Hi,
I am using the authorization code grant flow with PKCE. I am adding the offline_access
scope during the authorize request.
My application has the authorization code and refresh token grant and my API has the “allow offline access” enabled.
I am missing the refresh_token in my response after calling “oauth/token”.
Did I forget to turn on some setting?
2 Likes
Hi @michal.shapeshift3d,
Welcome to the Community!
Are you getting a warning in your logs about it?
Also could you tell about your application?
Let me know,
Dan
Hi @dan.woda
I have setup a single page application in auth0 dashboard.
I got this warrning : “The scope ‘offline_access’ was requested, but no ‘refresh_token’ was issued because the authorization code exchange originated from a browser”,"
Are you using the SPA sdk?
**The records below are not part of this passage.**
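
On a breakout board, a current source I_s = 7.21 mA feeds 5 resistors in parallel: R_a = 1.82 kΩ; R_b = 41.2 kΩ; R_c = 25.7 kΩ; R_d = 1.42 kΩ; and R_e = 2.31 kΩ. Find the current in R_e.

I ≈ 1.78 mA

Total conductance ΣG = 1/1.82 + 1/41.2 + 1/25.7 + 1/1.42 + 1/2.31 = 1.750 (units of 1/kΩ).
R_e takes the fraction G_k/ΣG = 0.4329/1.750 = 0.2474, so I = 7.21 × 0.2474 = 1.784 mA.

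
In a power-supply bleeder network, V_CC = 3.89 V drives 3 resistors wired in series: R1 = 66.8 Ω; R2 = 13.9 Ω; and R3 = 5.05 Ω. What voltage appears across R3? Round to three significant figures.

V ≈ 0.229 V

Total series resistance ΣR = 66.8 + 13.9 + 5.05 = 85.75 Ω.
Voltage divider: V = V_CC · (5.050 / 85.75) = 3.89 × 0.05889 = 0.2291 V.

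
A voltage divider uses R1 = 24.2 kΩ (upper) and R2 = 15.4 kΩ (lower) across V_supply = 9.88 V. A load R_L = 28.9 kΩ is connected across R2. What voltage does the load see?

V_out ≈ 2.90 V

The load sits in parallel with R2, giving an effective lower resistance R2' = R2·R_L/(R2+R_L) = 10.05 kΩ.
Then V_out = V_supply · R2'/(R1 + R2') = 9.88 × 10.05/34.25 = 2.898 V.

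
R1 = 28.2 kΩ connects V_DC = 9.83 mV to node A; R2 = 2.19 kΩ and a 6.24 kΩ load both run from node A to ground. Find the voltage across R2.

The load sits in parallel with R2, giving an effective lower resistance R2' = R2·R_L/(R2+R_L) = 1.621 kΩ.
Then V_out = V_DC · R2'/(R1 + R2') = 9.83 × 1.621/29.82 = 0.5344 mV.

V_out ≈ 0.534 mV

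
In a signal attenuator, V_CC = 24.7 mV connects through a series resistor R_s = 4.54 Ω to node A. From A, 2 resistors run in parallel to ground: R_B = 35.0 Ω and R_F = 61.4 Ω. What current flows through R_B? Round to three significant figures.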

Have you configured it to use refresh tokens? Like this:
Hi,
I wasn’t using the sdk. I was following the pkce tutorial Call Your API Using the Authorization Code Flow with PKCE
this morning, I tried using the auth0 single page app sdk and I’m getting the same result.
I added ’ useRefreshTokens: true and i’m still getting the following error in the log : “description”: “The scope ‘offline_access’ was requested, but no ‘refresh_token’ was issued because the authorization code exchange originated from a browser”,
Have you configured refresh token rotation like this doc describes?
1 Like
hi,
with rotating enabled, it’s now working ! thanks
1 Like
Awesome! Thanks for following up!
1 Like
This topic was automatically closed 15 days after the last reply. New replies are no longer allowed.